Le rôle des Régions conforté par la loi du 5 mars 2014 (Jean-Luc Ferrand, Cnam)

9 octobre
2014

« Aujourd’hui, le paysage de la nouvelle gouvernance de la formation professionnelle est ce nouveau dialogue structuré avec des marges d’initiative, initié par la concertation quadripartite (État, Régions et partenaires sociaux) », a considéré Catherine Beauvois, secrétaire générale du Conseil national de l’emploi, de l’orientation et de la formation professionnelles (Cnefop), lors de l’ouverture des Rencontres territoriales de la formation professionnelle, le 3 octobre.

Ce séminaire, organisé conjointement par le Centre national de la fonction publique territoriale (CNFPT) et le Cnefop, avec l’appui technique du Réseau des Carif-Oref (RCO), portait sur les nouveaux modes de gouvernance qui découlent de la réglementation issue de la loi du 5 mars 2014 relative à la formation. « Les conditions d’élaboration de la réforme ont mis en exergue la nécessité pour les acteurs de se concerter, et de manière plus opérationnelle au plan régional des Comités régionaux de l’emploi, de l’orientation et de la formation professionnelle (Crefop) », a fait valoir Catherine Beauvois. «  Au plan national, a-t-elle poursuivi, le Cnefop aidera à cette dynamique de co-construction en posant des priorités triennales. L’objectif étant de faire apparaître les priorités de l’État, des Régions et partenaires sociaux et de structurer une colonne vertébrale partagée.

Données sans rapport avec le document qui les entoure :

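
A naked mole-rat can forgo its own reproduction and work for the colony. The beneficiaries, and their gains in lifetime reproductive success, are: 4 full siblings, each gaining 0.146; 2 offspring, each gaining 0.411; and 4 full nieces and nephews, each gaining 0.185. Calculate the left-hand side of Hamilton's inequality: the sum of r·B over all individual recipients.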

Au-delà de ce travail, nous avons la responsabilité de suivre le travail du Crefop et de capitaliser des éléments de suivi autour du compte personnel de formation (CPF), du conseil en évolution professionnelle (CEP) et du Service public régional de l’orientation (SPRO). Il s’agit aussi de présenter au plan national la manière dont les différents acteurs se sont appropriés la réforme ».

Gouvernance et espace régional

De son côté, Jean-Luc Ferrand, chargé d’enseignement et de recherche à la Chaire de formation des adultes du Conservatoire national des arts et métiers (Cnam), a rappelé que la question de la gouvernance était au centre du mode de constitution du système de formation. « La loi de 2014 traduit une volonté politique d’intégrer à minima les Régions dans le processus de réforme du système. Elle reprend ainsi en grande partie le contenu prévu de la loi dite « de mobilisation des Régions pour la croissance et l’emploi et de promotion de l’égalité des territoires, volet orientation/formation », deuxième volet de ce qui devait être l’Acte III de décentralisation de 2014, en ce qui concerne l’extension des compétences du Conseil régional et la gouvernance régionale du système ». Cependant, a-t-il déploré, « nous aboutissons à deux logiques (décentralisation et réforme de la formation) non coordonnées ». La loi formation accentue en effet le pouvoir régional en matière de compétences et de coordination de la formation. « Mais, le projet de loi de fusion des Régions étend la taille de ces dernières et rend difficile cette coordination. Sans oublier que la loi d’affirmation des métropoles [1] laisse planer de fortes incertitudes sur les réelles possibilités des Conseils régionaux d’exercer pleinement leurs compétences et leurs politiques éducatives ».

Philippe Grandin
Article paru dans Le Quotidien de la Formation du 6 octobre 2014.

[1Loi du 27 janvier 2014 de modernisation de l’action publique territoriale.